With them goes Ben Galpin’s Bellman, because he’s a natural history expert, and Will Bryant as the baker – gay, nervous and hilarious.

Polly Smith’s butcher, meanwhile, charges absurdly about with a meat cleaver looking for creatures to kill and eat. Think Monty Python crossed with The Tempest.

They are all looking for the Snark. Make up you own mind what it is.

Lewis Carroll later admitted it was a metaphor for happiness. Either way the self-referencing theatre jokes are fun, as we are told to admire the way the Jubjub’s egg shines in the stage lights, or invited to note the Bandersnatch’s good acting.

The cast is a highly talented bunch. Turner does an exquisitely ridiculous slinky Elvis turn in ‘When You’ve Got Money’. Smith has an impressive portfolio of accents.
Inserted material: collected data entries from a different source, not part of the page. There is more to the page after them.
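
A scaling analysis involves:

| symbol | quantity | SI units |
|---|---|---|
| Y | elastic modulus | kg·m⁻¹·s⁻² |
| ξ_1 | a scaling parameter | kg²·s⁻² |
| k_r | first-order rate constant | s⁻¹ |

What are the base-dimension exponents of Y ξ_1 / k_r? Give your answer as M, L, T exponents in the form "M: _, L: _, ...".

M: 3, L: -1, T: -3

Collect each base-dimension exponent across the product:
  M: (1) + (2) − (0) = 3
  L: (-1) + (0) − (0) = -1
  T: (-2) + (-2) − (-1) = -3
So the dimensions are [M³ L⁻¹ T⁻³].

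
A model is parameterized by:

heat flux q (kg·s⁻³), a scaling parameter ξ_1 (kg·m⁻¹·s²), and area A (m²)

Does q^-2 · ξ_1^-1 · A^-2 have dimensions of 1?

Sum the exponent of each base dimension across the product:
  M: −2·[q]_M − [ξ_1]_M − 2·[A]_M = −2·(1) − (1) − 2·(0) = -3
  L: −2·[q]_L − [ξ_1]_L − 2·[A]_L = −2·(0) − (-1) − 2·(2) = -3
  T: −2·[q]_T − [ξ_1]_T − 2·[A]_T = −2·(-3) − (2) − 2·(0) = 4
Net dimensions [M⁻³ L⁻³ T⁴] ≠ [1] — not dimensionless.

no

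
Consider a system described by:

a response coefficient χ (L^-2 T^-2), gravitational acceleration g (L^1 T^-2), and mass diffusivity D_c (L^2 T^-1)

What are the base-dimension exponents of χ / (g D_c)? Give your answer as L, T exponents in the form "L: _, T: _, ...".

Collect each base-dimension exponent across the product:
  L: (-2) − (1) − (2) = -5
  T: (-2) − (-2) − (-1) = 1
So the dimensions are [L⁻⁵ T].

L: -5, T: 1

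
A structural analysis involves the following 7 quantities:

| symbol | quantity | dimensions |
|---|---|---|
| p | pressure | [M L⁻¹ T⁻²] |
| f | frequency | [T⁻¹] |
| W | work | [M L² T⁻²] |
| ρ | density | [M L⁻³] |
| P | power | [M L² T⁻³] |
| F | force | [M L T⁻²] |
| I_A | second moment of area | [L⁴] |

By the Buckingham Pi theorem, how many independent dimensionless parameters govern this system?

4

There are 7 variables and 3 base dimensions (M, L, T).
The dimension matrix has rank 3.
Independent dimensionless groups: 7 − 3 = 4.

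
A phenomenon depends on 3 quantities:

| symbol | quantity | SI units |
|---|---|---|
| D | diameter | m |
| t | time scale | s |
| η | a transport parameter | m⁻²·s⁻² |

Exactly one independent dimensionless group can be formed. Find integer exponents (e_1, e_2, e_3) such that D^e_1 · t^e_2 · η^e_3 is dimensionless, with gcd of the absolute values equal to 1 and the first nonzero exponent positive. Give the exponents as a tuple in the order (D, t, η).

(2, 2, 1)

L: e_1·(1) + e_2·(0) + e_3·(-2) = 0
T: e_1·(0) + e_2·(1) + e_3·(-2) = 0
Solving this homogeneous linear system for the smallest-integer solution (first nonzero entry positive) gives (2, 2, 1).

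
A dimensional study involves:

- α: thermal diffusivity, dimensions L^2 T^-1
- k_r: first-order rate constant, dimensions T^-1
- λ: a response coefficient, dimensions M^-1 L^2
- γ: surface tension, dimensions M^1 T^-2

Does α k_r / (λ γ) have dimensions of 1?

Sum the exponent of each base dimension across the product:
  M: [α]_M + [k_r]_M − [λ]_M − [γ]_M = (0) + (0) − (-1) − (1) = 0
  L: [α]_L + [k_r]_L − [λ]_L − [γ]_L = (2) + (0) − (2) − (0) = 0
  T: [α]_T + [k_r]_T − [λ]_T − [γ]_T = (-1) + (-1) − (0) − (-2) = 0
All base exponents vanish — dimensionless.

yes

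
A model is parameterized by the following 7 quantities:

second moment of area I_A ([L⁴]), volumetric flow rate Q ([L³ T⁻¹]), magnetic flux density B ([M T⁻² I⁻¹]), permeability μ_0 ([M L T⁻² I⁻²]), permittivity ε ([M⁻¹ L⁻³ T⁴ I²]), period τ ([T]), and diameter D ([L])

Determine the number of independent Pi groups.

There are 7 variables and 4 base dimensions (M, L, T, I).
The dimension matrix has rank 4.
Independent dimensionless groups: 7 − 4 = 3.

3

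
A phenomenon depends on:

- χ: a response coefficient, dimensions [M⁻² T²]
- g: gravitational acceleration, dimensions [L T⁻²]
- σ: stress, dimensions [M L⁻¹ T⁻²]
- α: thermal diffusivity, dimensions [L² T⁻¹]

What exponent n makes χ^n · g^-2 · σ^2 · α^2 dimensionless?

Balance the M exponent: (-2)·n from χ, plus −2·(0) + 2·(1) + 2·(0) = 2 from the rest, must sum to zero.
-2n + 2 = 0, so n = 1.

1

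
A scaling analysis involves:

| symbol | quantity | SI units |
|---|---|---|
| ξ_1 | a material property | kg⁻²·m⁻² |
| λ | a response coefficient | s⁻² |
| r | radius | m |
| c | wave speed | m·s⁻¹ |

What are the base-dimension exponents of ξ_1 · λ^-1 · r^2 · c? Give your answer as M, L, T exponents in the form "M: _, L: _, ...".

M: -2, L: 1, T: 1

Collect each base-dimension exponent across the product:
  M: (-2) − (0) + 2·(0) + (0) = -2
  L: (-2) − (0) + 2·(1) + (1) = 1
  T: (0) − (-2) + 2·(0) + (-1) = 1
So the dimensions are [M⁻² L T].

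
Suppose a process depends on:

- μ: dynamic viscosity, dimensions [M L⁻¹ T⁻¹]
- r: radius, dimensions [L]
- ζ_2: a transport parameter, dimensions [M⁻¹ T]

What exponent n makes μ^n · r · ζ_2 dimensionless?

Balance the M exponent: (1)·n from μ, plus (0) + (-1) = -1 from the rest, must sum to zero.
n − 1 = 0, so n = 1.

1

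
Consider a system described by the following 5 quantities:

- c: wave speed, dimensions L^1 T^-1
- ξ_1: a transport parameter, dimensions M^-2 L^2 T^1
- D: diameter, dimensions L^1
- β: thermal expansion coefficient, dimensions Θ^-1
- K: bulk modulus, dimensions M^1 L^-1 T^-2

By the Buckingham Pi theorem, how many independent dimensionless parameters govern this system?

There are 5 variables and 4 base dimensions (M, L, T, Θ).
The dimension matrix has rank 4.
Independent dimensionless groups: 5 − 4 = 1.

1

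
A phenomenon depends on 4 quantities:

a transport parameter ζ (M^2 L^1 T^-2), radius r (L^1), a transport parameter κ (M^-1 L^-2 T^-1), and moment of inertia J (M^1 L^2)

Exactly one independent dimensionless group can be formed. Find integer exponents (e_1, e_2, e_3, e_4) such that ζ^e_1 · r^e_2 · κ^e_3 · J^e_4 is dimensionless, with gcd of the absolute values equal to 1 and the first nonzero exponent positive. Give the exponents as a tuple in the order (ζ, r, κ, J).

M: e_1·(2) + e_2·(0) + e_3·(-1) + e_4·(1) = 0
L: e_1·(1) + e_2·(1) + e_3·(-2) + e_4·(2) = 0
T: e_1·(-2) + e_2·(0) + e_3·(-1) + e_4·(0) = 0
Solving this homogeneous linear system for the smallest-integer solution (first nonzero entry positive) gives (1, 3, -2, -4).

(1, 3, -2, -4)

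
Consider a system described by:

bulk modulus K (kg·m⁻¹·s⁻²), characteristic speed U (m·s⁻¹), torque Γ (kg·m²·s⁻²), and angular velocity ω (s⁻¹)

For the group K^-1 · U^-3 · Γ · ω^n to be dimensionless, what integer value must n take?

3

Balance the T exponent: (-1)·n from ω, plus −(-2) − 3·(-1) + (-2) = 3 from the rest, must sum to zero.
−n + 3 = 0, so n = 3.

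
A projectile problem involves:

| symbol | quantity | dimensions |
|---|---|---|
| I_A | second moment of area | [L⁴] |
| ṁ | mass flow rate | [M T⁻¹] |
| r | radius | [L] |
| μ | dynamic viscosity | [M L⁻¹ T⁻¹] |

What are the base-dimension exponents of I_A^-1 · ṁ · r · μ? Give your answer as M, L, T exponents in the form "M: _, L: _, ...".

M: 2, L: -4, T: -2

Collect each base-dimension exponent across the product:
  M: −(0) + (1) + (0) + (1) = 2
  L: −(4) + (0) + (1) + (-1) = -4
  T: −(0) + (-1) + (0) + (-1) = -2
So the dimensions are [M² L⁻⁴ T⁻²].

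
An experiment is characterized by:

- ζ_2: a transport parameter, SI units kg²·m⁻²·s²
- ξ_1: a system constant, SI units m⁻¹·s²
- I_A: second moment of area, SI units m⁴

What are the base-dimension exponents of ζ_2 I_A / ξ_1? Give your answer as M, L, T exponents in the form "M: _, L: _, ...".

Collect each base-dimension exponent across the product:
  M: (2) − (0) + (0) = 2
  L: (-2) − (-1) + (4) = 3
  T: (2) − (2) + (0) = 0
So the dimensions are [M² L³].

M: 2, L: 3, T: 0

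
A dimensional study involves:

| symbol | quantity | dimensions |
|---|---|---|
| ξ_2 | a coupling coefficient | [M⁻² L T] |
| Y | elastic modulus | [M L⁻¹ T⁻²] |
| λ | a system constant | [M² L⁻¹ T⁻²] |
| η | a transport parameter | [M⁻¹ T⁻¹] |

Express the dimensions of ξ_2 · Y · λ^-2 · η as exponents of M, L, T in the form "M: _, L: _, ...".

M: -6, L: 2, T: 2

Collect each base-dimension exponent across the product:
  M: (-2) + (1) − 2·(2) + (-1) = -6
  L: (1) + (-1) − 2·(-1) + (0) = 2
  T: (1) + (-2) − 2·(-2) + (-1) = 2
So the dimensions are [M⁻⁶ L² T²].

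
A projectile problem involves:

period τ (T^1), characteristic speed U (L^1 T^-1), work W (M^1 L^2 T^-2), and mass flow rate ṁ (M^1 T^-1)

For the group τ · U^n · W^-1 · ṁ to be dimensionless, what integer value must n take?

Balance the L exponent: (1)·n from U, plus (0) − (2) + (0) = -2 from the rest, must sum to zero.
n − 2 = 0, so n = 2.

2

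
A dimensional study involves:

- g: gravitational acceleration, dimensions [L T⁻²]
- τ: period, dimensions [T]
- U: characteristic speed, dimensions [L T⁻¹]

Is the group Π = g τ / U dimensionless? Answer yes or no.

Sum the exponent of each base dimension across the product:
  M: [g]_M + [τ]_M − [U]_M = (0) + (0) − (0) = 0
  L: [g]_L + [τ]_L − [U]_L = (1) + (0) − (1) = 0
  T: [g]_T + [τ]_T − [U]_T = (-2) + (1) − (-1) = 0
  Θ: [g]_Θ + [τ]_Θ − [U]_Θ = (0) + (0) − (0) = 0
All base exponents vanish — dimensionless.

yes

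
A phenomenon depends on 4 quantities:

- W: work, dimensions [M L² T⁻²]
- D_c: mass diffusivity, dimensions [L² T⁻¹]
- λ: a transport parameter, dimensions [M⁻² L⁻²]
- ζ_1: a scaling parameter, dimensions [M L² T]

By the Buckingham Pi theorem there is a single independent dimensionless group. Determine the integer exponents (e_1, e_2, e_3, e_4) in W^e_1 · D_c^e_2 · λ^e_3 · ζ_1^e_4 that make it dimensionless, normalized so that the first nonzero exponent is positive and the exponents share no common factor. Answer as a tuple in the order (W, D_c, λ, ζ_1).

(1, -1, 1, 1)

M: e_1·(1) + e_2·(0) + e_3·(-2) + e_4·(1) = 0
L: e_1·(2) + e_2·(2) + e_3·(-2) + e_4·(2) = 0
T: e_1·(-2) + e_2·(-1) + e_3·(0) + e_4·(1) = 0
Solving this homogeneous linear system for the smallest-integer solution (first nonzero entry positive) gives (1, -1, 1, 1).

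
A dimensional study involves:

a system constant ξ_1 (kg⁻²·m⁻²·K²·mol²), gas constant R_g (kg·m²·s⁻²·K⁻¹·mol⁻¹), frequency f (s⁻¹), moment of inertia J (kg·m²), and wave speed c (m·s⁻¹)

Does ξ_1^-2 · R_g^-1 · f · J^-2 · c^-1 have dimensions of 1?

Sum the exponent of each base dimension across the product:
  M: −2·[ξ_1]_M − [R_g]_M + [f]_M − 2·[J]_M − [c]_M = −2·(-2) − (1) + (0) − 2·(1) − (0) = 1
  L: −2·[ξ_1]_L − [R_g]_L + [f]_L − 2·[J]_L − [c]_L = −2·(-2) − (2) + (0) − 2·(2) − (1) = -3
  T: −2·[ξ_1]_T − [R_g]_T + [f]_T − 2·[J]_T − [c]_T = −2·(0) − (-2) + (-1) − 2·(0) − (-1) = 2
  Θ: −2·[ξ_1]_Θ − [R_g]_Θ + [f]_Θ − 2·[J]_Θ − [c]_Θ = −2·(2) − (-1) + (0) − 2·(0) − (0) = -3
  N: −2·[ξ_1]_N − [R_g]_N + [f]_N − 2·[J]_N − [c]_N = −2·(2) − (-1) + (0) − 2·(0) − (0) = -3
Net dimensions [M L⁻³ T² Θ⁻³ N⁻³] ≠ [1] — not dimensionless.

no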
Leigh-Harris sings beautifully and finds the right balance of innocence, vulnerability and feistiness for a young motherless boy who is bullied at school.

Bryant’s wicked Bandersnatch, dressed like a Christmas tree ornament, prances malevolently when he’s not being the timid baker.

And Galpin gives us  an earnest khaki-suited explorer – David Attenborough merged with Jacob Rees-Mogg.

Most of the music is structured around ensemble harmony and counterpoint rather than big solo numbers and that’s very compelling in Gemma Colclough’s production.

Gather up your littluns and take them to the Vaudeville Theatre. This is definitely one not to miss.